民事再生法の適用を申請したヨウジヤマモトとスポンサー契約を締結したインテグラルが設立した新会社に対し、東京スター銀行が10億円の融資実行を決定したことが発表された。
プライベート・エクイティ投資会社のインテグラルは、2009年10月9日付で東京地方裁判所に民事再生手続開始の申立てを行った旧・ヨウジヤマモトより、同年11月25日付けで同地裁認可を受け、同社の事業を当社100%出資の新会社ヨウジヤマモトが事業譲受する形で投資を実行した。また、リミヤマモトは、旧・ヨウジヤマモトからの株式譲渡によりこの新たなヨウジヤマモトの子会社となった。
ヨウジヤマモトは、チーフデザイナー山本耀司氏の独自の世界観によるファッション・アートの展開で高級アパレルブランドとして世界的に極めて高い評価を受け、パリコレクションでの長年に亘る実績を有し、フランスのJournal du Textile(ジャーナル・ドゥ・テキスタイル)誌における業界専門家人気デザイナーランキングでトップ10に入るなど日本デザイナーブランド最高位に位置づけられる企業。ブランドラインには、「Yohji Yamamoto」、「Y's(ワイズ)」、およびadidas(アディダス)社とのコラボレーション・ブランドである「Y-3(ワイスリー)」などを有している。
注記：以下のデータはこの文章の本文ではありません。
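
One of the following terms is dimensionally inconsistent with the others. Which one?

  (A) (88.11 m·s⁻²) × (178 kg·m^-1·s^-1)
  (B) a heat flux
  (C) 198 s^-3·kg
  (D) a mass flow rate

In SI base units:
  (A) [m·s⁻²] · [kg·m⁻¹·s⁻¹] = kg·s⁻³
  (B) [heat flux] = kg·s⁻³
  (C) kg·s⁻³
  (D) [mass flow rate] = kg·s⁻¹
All reduce to kg·s⁻³ except (D), which is kg·s⁻¹.

(D)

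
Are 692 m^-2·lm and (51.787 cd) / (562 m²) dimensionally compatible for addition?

Yes

Expand each in SI base units:
  692 m^-2·lm:  lm·m⁻² = cd·m⁻² = m⁻²·cd
  (51.787 cd) / (562 m²):  [cd] / [m²] = m⁻²·cd
Both are m⁻²·cd, so they have the same dimensions and can be added.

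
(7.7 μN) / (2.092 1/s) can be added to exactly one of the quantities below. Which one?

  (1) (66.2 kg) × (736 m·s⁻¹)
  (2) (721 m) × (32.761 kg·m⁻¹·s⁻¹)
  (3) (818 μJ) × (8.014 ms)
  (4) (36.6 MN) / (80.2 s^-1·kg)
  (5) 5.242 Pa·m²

(1)

Reference: [kg·m·s⁻²] / [s⁻¹] = kg·m·s⁻¹.
Each option:
  (1) [kg] · [m·s⁻¹] = kg·m·s⁻¹  ← same
  (2) [m] · [kg·m⁻¹·s⁻¹] = kg·s⁻¹
  (3) [kg·m²·s⁻²] · [s] = kg·m²·s⁻¹
  (4) [kg·m·s⁻²] / [kg·s⁻¹] = m·s⁻¹
  (5) Pa·m² = N·m⁻²·m² = kg·m·s⁻²
Only (1) matches kg·m·s⁻¹.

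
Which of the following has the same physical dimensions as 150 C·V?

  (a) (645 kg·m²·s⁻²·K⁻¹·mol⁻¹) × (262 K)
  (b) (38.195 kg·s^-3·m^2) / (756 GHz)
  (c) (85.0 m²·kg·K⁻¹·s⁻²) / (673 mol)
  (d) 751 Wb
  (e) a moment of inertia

(b)

Reference: C·V = s·A·J·C⁻¹ = kg·m²·s⁻².
Each option:
  (a) [kg·m²·s⁻²·K⁻¹·mol⁻¹] · [K] = kg·m²·s⁻²·mol⁻¹
  (b) [kg·m²·s⁻³] / [s⁻¹] = kg·m²·s⁻²  ← same
  (c) [kg·m²·s⁻²·K⁻¹] / [mol] = kg·m²·s⁻²·K⁻¹·mol⁻¹
  (d) Wb = V·s = kg·m²·s⁻²·A⁻¹
  (e) [moment of inertia] = kg·m²
Only (b) matches kg·m²·s⁻².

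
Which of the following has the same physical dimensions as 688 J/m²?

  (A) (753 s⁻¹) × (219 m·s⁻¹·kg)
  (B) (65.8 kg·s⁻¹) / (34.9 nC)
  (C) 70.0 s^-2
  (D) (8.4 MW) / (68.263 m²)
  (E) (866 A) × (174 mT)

Reference: J·m⁻² = N·m·m⁻² = kg·s⁻².
Each option:
  (A) [s⁻¹] · [kg·m·s⁻¹] = kg·m·s⁻²
  (B) [kg·s⁻¹] / [s·A] = kg·s⁻²·A⁻¹
  (C) s⁻²
  (D) [kg·m²·s⁻³] / [m²] = kg·s⁻³
  (E) [A] · [kg·s⁻²·A⁻¹] = kg·s⁻²  ← same
Only (E) matches kg·s⁻².

(E)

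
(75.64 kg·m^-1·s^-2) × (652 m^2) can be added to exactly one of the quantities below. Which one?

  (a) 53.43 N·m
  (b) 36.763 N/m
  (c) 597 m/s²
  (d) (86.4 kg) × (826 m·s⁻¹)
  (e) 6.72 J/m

(e)

Reference: [kg·m⁻¹·s⁻²] · [m²] = kg·m·s⁻².
Each option:
  (a) N·m = kg·m·s⁻²·m = kg·m²·s⁻²
  (b) N·m⁻¹ = kg·m·s⁻²·m⁻¹ = kg·s⁻²
  (c) m·s⁻²
  (d) [kg] · [m·s⁻¹] = kg·m·s⁻¹
  (e) J·m⁻¹ = N·m·m⁻¹ = kg·m·s⁻²  ← same
Only (e) matches kg·m·s⁻².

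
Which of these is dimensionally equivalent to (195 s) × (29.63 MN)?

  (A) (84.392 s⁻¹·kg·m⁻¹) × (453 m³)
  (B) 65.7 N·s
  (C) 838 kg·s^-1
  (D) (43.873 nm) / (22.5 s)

Reference: [s] · [kg·m·s⁻²] = kg·m·s⁻¹.
Each option:
  (A) [kg·m⁻¹·s⁻¹] · [m³] = kg·m²·s⁻¹
  (B) N·s = kg·m·s⁻²·s = kg·m·s⁻¹  ← same
  (C) kg·s⁻¹
  (D) [m] / [s] = m·s⁻¹
Only (B) matches kg·m·s⁻¹.

(B)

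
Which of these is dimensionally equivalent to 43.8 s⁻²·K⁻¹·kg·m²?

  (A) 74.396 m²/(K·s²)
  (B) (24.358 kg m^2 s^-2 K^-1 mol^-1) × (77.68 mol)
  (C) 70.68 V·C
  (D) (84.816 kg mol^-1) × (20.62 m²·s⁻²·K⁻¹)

(B)

Reference: kg·m²·s⁻²·K⁻¹.
Each option:
  (A) m²·s⁻²·K⁻¹
  (B) [kg·m²·s⁻²·K⁻¹·mol⁻¹] · [mol] = kg·m²·s⁻²·K⁻¹  ← same
  (C) C·V = s·A·J·C⁻¹ = kg·m²·s⁻²
  (D) [kg·mol⁻¹] · [m²·s⁻²·K⁻¹] = kg·m²·s⁻²·K⁻¹·mol⁻¹
Only (B) matches kg·m²·s⁻²·K⁻¹.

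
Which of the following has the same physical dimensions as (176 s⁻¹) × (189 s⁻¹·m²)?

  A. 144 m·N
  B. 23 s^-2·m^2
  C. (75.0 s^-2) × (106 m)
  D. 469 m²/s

Reference: [s⁻¹] · [m²·s⁻¹] = m²·s⁻².
Each option:
  A. N·m = kg·m·s⁻²·m = kg·m²·s⁻²
  B. m²·s⁻²  ← same
  C. [s⁻²] · [m] = m·s⁻²
  D. m²·s⁻¹
Only B. matches m²·s⁻².

B.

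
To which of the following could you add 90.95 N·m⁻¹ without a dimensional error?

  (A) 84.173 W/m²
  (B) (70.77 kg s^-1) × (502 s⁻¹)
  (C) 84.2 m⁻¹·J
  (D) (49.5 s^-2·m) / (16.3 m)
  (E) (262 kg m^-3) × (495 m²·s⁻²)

(B)

Reference: N·m⁻¹ = kg·m·s⁻²·m⁻¹ = kg·s⁻².
Each option:
  (A) W·m⁻² = J·s⁻¹·m⁻² = kg·s⁻³
  (B) [kg·s⁻¹] · [s⁻¹] = kg·s⁻²  ← same
  (C) J·m⁻¹ = N·m·m⁻¹ = kg·m·s⁻²
  (D) [m·s⁻²] / [m] = s⁻²
  (E) [kg·m⁻³] · [m²·s⁻²] = kg·m⁻¹·s⁻²
Only (B) matches kg·s⁻².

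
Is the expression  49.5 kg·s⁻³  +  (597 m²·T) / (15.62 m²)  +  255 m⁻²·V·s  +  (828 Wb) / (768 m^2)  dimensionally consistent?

No

Work out the base dimensions of each:
  49.5 kg·s⁻³:  kg·s⁻³
  (597 m²·T) / (15.62 m²):  [kg·m²·s⁻²·A⁻¹] / [m²] = kg·s⁻²·A⁻¹
  255 m⁻²·V·s:  V·s·m⁻² = J·C⁻¹·s·m⁻² = kg·s⁻²·A⁻¹
  (828 Wb) / (768 m^2):  [kg·m²·s⁻²·A⁻¹] / [m²] = kg·s⁻²·A⁻¹
The terms do not share a single dimension (kg·s⁻²·A⁻¹ vs kg·s⁻³).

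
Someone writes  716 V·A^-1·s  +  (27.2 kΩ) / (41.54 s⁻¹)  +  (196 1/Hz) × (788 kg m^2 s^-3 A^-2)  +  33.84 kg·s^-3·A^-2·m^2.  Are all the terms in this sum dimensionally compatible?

Dimensions:
  716 V·A^-1·s:  V·s·A⁻¹ = J·C⁻¹·s·A⁻¹ = kg·m²·s⁻²·A⁻²
  (27.2 kΩ) / (41.54 s⁻¹):  [kg·m²·s⁻³·A⁻²] / [s⁻¹] = kg·m²·s⁻²·A⁻²
  (196 1/Hz) × (788 kg m^2 s^-3 A^-2):  [s] · [kg·m²·s⁻³·A⁻²] = kg·m²·s⁻²·A⁻²
  33.84 kg·s^-3·A^-2·m^2:  kg·m²·s⁻³·A⁻²
The terms do not share a single dimension (kg·m²·s⁻²·A⁻² vs kg·m²·s⁻³·A⁻²).

No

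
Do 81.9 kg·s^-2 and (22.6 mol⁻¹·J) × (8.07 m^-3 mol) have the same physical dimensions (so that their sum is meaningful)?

No

In SI base units:
  81.9 kg·s^-2:  kg·s⁻²
  (22.6 mol⁻¹·J) × (8.07 m^-3 mol):  [kg·m²·s⁻²·mol⁻¹] · [m⁻³·mol] = kg·m⁻¹·s⁻²
kg·s⁻² ≠ kg·m⁻¹·s⁻², so they cannot be added.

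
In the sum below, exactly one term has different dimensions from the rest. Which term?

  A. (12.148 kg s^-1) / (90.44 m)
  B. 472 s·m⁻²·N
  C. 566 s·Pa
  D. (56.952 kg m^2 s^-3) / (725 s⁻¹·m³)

D.

Reduce each to base SI dimensions:
  A. [kg·s⁻¹] / [m] = kg·m⁻¹·s⁻¹
  B. N·s·m⁻² = kg·m·s⁻²·s·m⁻² = kg·m⁻¹·s⁻¹
  C. Pa·s = N·m⁻²·s = kg·m⁻¹·s⁻¹
  D. [kg·m²·s⁻³] / [m³·s⁻¹] = kg·m⁻¹·s⁻²
All reduce to kg·m⁻¹·s⁻¹ except D., which is kg·m⁻¹·s⁻².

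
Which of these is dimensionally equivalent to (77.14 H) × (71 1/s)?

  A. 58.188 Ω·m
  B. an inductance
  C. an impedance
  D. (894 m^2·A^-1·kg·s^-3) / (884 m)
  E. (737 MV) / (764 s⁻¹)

Reference: [kg·m²·s⁻²·A⁻²] · [s⁻¹] = kg·m²·s⁻³·A⁻².
Each option:
  A. Ω·m = V·A⁻¹·m = kg·m³·s⁻³·A⁻²
  B. [inductance] = kg·m²·s⁻²·A⁻²
  C. [impedance] = kg·m²·s⁻³·A⁻²  ← same
  D. [kg·m²·s⁻³·A⁻¹] / [m] = kg·m·s⁻³·A⁻¹
  E. [kg·m²·s⁻³·A⁻¹] / [s⁻¹] = kg·m²·s⁻²·A⁻¹
Only C. matches kg·m²·s⁻³·A⁻².

C.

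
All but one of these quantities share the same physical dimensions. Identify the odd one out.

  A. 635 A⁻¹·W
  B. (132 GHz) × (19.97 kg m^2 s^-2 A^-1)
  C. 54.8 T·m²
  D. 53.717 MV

In SI base units:
  A. W·A⁻¹ = J·s⁻¹·A⁻¹ = kg·m²·s⁻³·A⁻¹
  B. [s⁻¹] · [kg·m²·s⁻²·A⁻¹] = kg·m²·s⁻³·A⁻¹
  C. T·m² = Wb·m⁻²·m² = kg·m²·s⁻²·A⁻¹
  D. V = J·C⁻¹ = kg·m²·s⁻³·A⁻¹
All reduce to kg·m²·s⁻³·A⁻¹ except C., which is kg·m²·s⁻²·A⁻¹.

C.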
リミヤマモトは、チーフデザイナー山本里美氏が新進気鋭のデザイナーとして2006年にパリコレクションに注目のデビューを果たしブランド「LIMI feu(リミフゥ)」を展開している。
東京スター銀行は、インテグラルと協働して、日本が誇るヨウジヤマモトブランドの
維持・再生を支援するべく、一般的に難易度が高いとされている初期段階での再生ファイナンスに対して機動的に対応し、かつ、柔軟にストラクチャーを設計することで、10億円の再生ファイナンス供与の成約に至った。
インテグラルは、新生ヨウジヤマモトに取締役会長(辺見芳弘:東ハト社長、アディダスジャパン副社長等を歴任)をはじめ役職員を派遣。今後、同社の企業価値の最大化を目指し、同社の大塚昌平代表取締役社長ら経営陣や、デザイナーである山本耀司氏、山本里美氏への最適なサポートを実施していく。
新生ヨウジヤマモトは、投資により強化された財務基盤を礎に、これまでパリ、ニューヨーク、北京、東京等において展開してきたコレクション活動に精力的に注力するとともに、国内外の店舗等の事業基盤を強化し成長発展に努め、再建を図る。